The 11631 / 11632 Bhopal–Dhanbad Express is an express train belonging to West Central Railway zone that runs between the city Bhopal Junction of Madhya Pradesh and Dhanbad Junction of Jharkhand in India.

It operates as train number 11631 from Bhopal Junction to Dhanbad Junction and as train number 11632 in the reverse direction, serving the states of Madhya Pradesh, Uttar Pradesh and Jharkhand.

== Services ==
- 11631/ Bhopal–Dhanbad Express has an average speed of 51 km/h and covers 1195 km in 23h 25m.

- 11632/ Dhanbad–Bhopal Express has an average speed of 50 km/h and covers 1195 km in 23h 40m.

== Routes and halts ==
The important halts of the train are :

- Bhopal Junction

- Vidisha

- Ganj Bosada

- Bina Junction

- Saugor

- Damoh

- Katni Murwara Junction

- Khanna Banjari

- Beohari

- Marwas Gram

- Sarai Gram

- Bargawan

- Singraulli

- Karaila Road Junction

- Mirchadhuri

- Obra Dam

- Chopan

- Renukoot

- Nagar Untari

- Garhwa

- Garhwa Road Junction

- Daltonganj

- Barwadih Junction

- Latehar

- Tori Junction

- Khalari

- Patratu

- Ranchi Road

- Bokaro Thermal

- Chandrapura Junction

- Katrasgarh

- Dhanbad Junction

== Schedule ==
- 11631 - 8:55 PM (Monday, Thursday & Friday) [Bhopal Junction]
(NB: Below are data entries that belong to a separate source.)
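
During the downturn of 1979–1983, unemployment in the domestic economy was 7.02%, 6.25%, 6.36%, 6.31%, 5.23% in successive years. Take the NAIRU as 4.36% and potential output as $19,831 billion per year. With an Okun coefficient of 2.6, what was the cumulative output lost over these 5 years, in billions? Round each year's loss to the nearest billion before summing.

$4,831 billion

Year 1979: gap = -2.6 × (7.02 - 4.36) = -6.916%, loss ≈ 19831 × 6.916/100 ≈ 1372.
Year 1980: gap = -2.6 × (6.25 - 4.36) = -4.914%, loss ≈ 19831 × 4.914/100 ≈ 974.
Year 1981: gap = -2.6 × (6.36 - 4.36) = -5.2%, loss ≈ 19831 × 5.2/100 ≈ 1031.
Year 1982: gap = -2.6 × (6.31 - 4.36) = -5.07%, loss ≈ 19831 × 5.07/100 ≈ 1005.
Year 1983: gap = -2.6 × (5.23 - 4.36) = -2.262%, loss ≈ 19831 × 2.262/100 ≈ 449.
Total lost output = 1372 + 974 + 1031 + 1005 + 449 = 4831 billion.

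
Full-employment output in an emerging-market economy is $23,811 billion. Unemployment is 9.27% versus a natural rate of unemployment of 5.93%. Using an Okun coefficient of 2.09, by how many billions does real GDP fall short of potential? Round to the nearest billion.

Output gap = -2.09 × (9.27 - 5.93) = -2.09 × 3.34 = -6.9806%.
Actual GDP ≈ 23811 × 0.930194 ≈ 22149 billion, so the shortfall is 23811 - 22149 = 1662 billion.

$1,662 billion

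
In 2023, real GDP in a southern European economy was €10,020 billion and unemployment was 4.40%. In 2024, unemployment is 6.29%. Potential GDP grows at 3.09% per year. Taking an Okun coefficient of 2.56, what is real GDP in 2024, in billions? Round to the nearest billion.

Δu = 6.29 - 4.4 = 1.89 points.
Okun's law (growth form): g_Y = g_Y* - β × Δu = 3.09 - 2.56 × (1.89) = 3.09 - 4.8384 = -1.7484%.
Real GDP in the next year = 10020 × (1 - 1.7484/100) = 10020 × 0.982516 ≈ 9845 billion.

€9,845 billion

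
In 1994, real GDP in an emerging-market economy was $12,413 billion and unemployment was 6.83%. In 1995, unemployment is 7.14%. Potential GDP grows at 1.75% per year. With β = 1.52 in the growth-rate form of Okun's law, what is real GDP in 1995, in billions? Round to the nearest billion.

$12,572 billion

Δu = 7.14 - 6.83 = 0.31 points.
Okun's law (growth form): g_Y = g_Y* - β × Δu = 1.75 - 1.52 × (0.31) = 1.75 - 0.4712 = 1.2788%.
Real GDP in the next year = 12413 × (1 + 1.2788/100) = 12413 × 1.012788 ≈ 12572 billion.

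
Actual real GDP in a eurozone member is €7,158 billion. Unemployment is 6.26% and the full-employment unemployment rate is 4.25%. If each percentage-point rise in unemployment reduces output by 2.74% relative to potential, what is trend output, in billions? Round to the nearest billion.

Unemployment gap = 6.26 - 4.25 = 2.01 points, so output gap = -2.74 × 2.01 = -5.5074%.
Since Y = Y* × (1 + gap/100), Y* = 7158/0.944926 ≈ 7575 billion.

€7,575 billion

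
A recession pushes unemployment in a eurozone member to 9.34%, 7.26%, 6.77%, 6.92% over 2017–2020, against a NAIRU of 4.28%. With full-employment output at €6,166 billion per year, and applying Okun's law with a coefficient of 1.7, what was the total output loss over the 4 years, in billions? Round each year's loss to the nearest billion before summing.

€1,380 billion

Year 2017: gap = -1.7 × (9.34 - 4.28) = -8.602%, loss ≈ 6166 × 8.602/100 ≈ 530.
Year 2018: gap = -1.7 × (7.26 - 4.28) = -5.066%, loss ≈ 6166 × 5.066/100 ≈ 312.
Year 2019: gap = -1.7 × (6.77 - 4.28) = -4.233%, loss ≈ 6166 × 4.233/100 ≈ 261.
Year 2020: gap = -1.7 × (6.92 - 4.28) = -4.488%, loss ≈ 6166 × 4.488/100 ≈ 277.
Total lost output = 530 + 312 + 261 + 277 = 1380 billion.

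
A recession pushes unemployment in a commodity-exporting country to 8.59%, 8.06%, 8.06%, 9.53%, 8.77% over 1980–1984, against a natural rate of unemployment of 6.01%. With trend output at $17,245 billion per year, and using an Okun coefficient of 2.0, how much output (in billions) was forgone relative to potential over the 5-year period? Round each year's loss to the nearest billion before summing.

Year 1980: gap = -2.0 × (8.59 - 6.01) = -5.16%, loss ≈ 17245 × 5.16/100 ≈ 890.
Year 1981: gap = -2.0 × (8.06 - 6.01) = -4.1%, loss ≈ 17245 × 4.1/100 ≈ 707.
Year 1982: gap = -2.0 × (8.06 - 6.01) = -4.1%, loss ≈ 17245 × 4.1/100 ≈ 707.
Year 1983: gap = -2.0 × (9.53 - 6.01) = -7.04%, loss ≈ 17245 × 7.04/100 ≈ 1214.
Year 1984: gap = -2.0 × (8.77 - 6.01) = -5.52%, loss ≈ 17245 × 5.52/100 ≈ 952.
Total lost output = 890 + 707 + 707 + 1214 + 952 = 4470 billion.

$4,470 billion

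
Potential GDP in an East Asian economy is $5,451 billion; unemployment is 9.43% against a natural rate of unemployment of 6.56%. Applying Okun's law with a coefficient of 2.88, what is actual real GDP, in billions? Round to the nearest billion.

Unemployment gap = 9.43 - 6.56 = 2.87 points, so the output gap is -2.88 × 2.87 = -8.2656%.
Actual GDP = 5451 × (1 - 8.2656/100) = 5451 × 0.917344 ≈ 5000 billion.

$5,000 billion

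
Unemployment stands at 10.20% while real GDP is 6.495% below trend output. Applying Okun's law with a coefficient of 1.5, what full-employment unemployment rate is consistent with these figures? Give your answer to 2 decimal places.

From Okun's law, u - u* = -(output gap)/β = -(-6.495)/1.5 = 4.33 points.
So u* = 10.2 - 4.33 = 5.87%.

5.87%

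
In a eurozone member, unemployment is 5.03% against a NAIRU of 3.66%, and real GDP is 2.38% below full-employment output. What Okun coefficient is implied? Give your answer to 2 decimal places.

Okun's law: output gap = -β × (u - u*).
-2.38 = -β × (5.03 - 3.66) = -β × 1.37, so β = 2.38/1.37 = 1.74.

β ≈ 1.74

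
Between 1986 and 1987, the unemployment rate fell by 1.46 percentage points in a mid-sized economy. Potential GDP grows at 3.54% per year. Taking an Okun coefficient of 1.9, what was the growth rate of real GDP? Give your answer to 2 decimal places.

6.31%

Growth-rate Okun's law: g_Y = g_Y* - β × Δu.
g_Y = 3.54 - 1.9 × (-1.46) = 3.54 + 2.774 = 6.314%, i.e. 6.31% to 2 d.p.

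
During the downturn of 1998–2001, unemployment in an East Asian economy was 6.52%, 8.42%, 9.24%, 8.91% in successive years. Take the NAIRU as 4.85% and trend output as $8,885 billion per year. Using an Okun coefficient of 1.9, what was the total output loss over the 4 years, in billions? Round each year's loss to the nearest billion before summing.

$2,311 billion

Year 1998: gap = -1.9 × (6.52 - 4.85) = -3.173%, loss ≈ 8885 × 3.173/100 ≈ 282.
Year 1999: gap = -1.9 × (8.42 - 4.85) = -6.783%, loss ≈ 8885 × 6.783/100 ≈ 603.
Year 2000: gap = -1.9 × (9.24 - 4.85) = -8.341%, loss ≈ 8885 × 8.341/100 ≈ 741.
Year 2001: gap = -1.9 × (8.91 - 4.85) = -7.714%, loss ≈ 8885 × 7.714/100 ≈ 685.
Total lost output = 282 + 603 + 741 + 685 = 2311 billion.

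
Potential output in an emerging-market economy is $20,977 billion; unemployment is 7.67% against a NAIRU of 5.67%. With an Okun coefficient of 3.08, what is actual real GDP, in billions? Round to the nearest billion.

Unemployment gap = 7.67 - 5.67 = 2 points, so the output gap is -3.08 × 2 = -6.16%.
Actual GDP = 20977 × (1 - 6.16/100) = 20977 × 0.9384 ≈ 19685 billion.

$19,685 billion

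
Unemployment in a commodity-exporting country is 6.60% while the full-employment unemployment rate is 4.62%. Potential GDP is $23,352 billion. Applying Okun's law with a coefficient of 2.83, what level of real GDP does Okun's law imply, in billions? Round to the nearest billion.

$22,043 billion

Unemployment gap = 6.6 - 4.62 = 1.98 points, so the output gap is -2.83 × 1.98 = -5.6034%.
Actual GDP = 23352 × (1 - 5.6034/100) = 23352 × 0.943966 ≈ 22043 billion.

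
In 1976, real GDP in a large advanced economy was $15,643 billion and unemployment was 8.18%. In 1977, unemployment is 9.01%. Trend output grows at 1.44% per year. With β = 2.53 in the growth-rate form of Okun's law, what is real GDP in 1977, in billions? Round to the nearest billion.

Δu = 9.01 - 8.18 = 0.83 points.
Okun's law (growth form): g_Y = g_Y* - β × Δu = 1.44 - 2.53 × (0.83) = 1.44 - 2.0999 = -0.6599%.
Real GDP in the next year = 15643 × (1 - 0.6599/100) = 15643 × 0.993401 ≈ 15540 billion.

$15,540 billion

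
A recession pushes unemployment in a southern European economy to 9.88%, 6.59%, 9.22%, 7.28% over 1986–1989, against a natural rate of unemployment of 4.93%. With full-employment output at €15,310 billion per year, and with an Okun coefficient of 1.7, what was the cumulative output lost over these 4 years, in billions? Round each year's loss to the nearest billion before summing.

Year 1986: gap = -1.7 × (9.88 - 4.93) = -8.415%, loss ≈ 15310 × 8.415/100 ≈ 1288.
Year 1987: gap = -1.7 × (6.59 - 4.93) = -2.822%, loss ≈ 15310 × 2.822/100 ≈ 432.
Year 1988: gap = -1.7 × (9.22 - 4.93) = -7.293%, loss ≈ 15310 × 7.293/100 ≈ 1117.
Year 1989: gap = -1.7 × (7.28 - 4.93) = -3.995%, loss ≈ 15310 × 3.995/100 ≈ 612.
Total lost output = 1288 + 432 + 1117 + 612 = 3449 billion.

€3,449 billion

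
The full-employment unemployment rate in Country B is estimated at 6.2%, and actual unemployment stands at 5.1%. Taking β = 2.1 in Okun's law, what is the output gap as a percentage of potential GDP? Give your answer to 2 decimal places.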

- 11632 - 7:20 AM (Sunday, Wednesday & Saturday) [Dhanbad Junction]

== Coach composition ==

1. General Unreserved - 4
2. Sleeper Class - 7
3. AC 3rd Class - 6
4. AC 2nd Class - 2
5. AC 1st Class - 1

== Traction ==
As the entire route is fully electrified it is hauled by a Itarsi Loco Shed-based WAP-7 electric locomotive from Bhopal Junction to Dhanbad Junction and vice versa.

== Rake reversal or rake share ==
The train will reverse 1 time :

1. Chopan

The train will rake sharing with Bhopal - Singrauli Urjadhani Superfast Express, (22165/22166), Singrauli - Hazrat Nizamuddin Urjadhani Superfast Express (22167/22168), Bhopal–Chopan Weekly Express (11633/11634).

== See also ==
Trains from Bhopal Junction :

1. Shaan-e-Bhopal Express
2. Bhopal–Jaipur Express
3. Bhopal–Khajuraho Mahamana Superfast Express
4. Howrah–Bhopal Weekly Express
5. Bhopal–Indore AC Double Decker Express

Trains from Dhanbad Junction :

1. Dhanbad–Alappuzha Express
2. CSMT Kolhapur-Dhanbad Weekly Express
3. Dhanbad–Patna Intercity Express
4. Dhanbad–Gaya Intercity Express
5. Coalfield Express

== Notes ==
a. Runs 3 day in a week with both directions.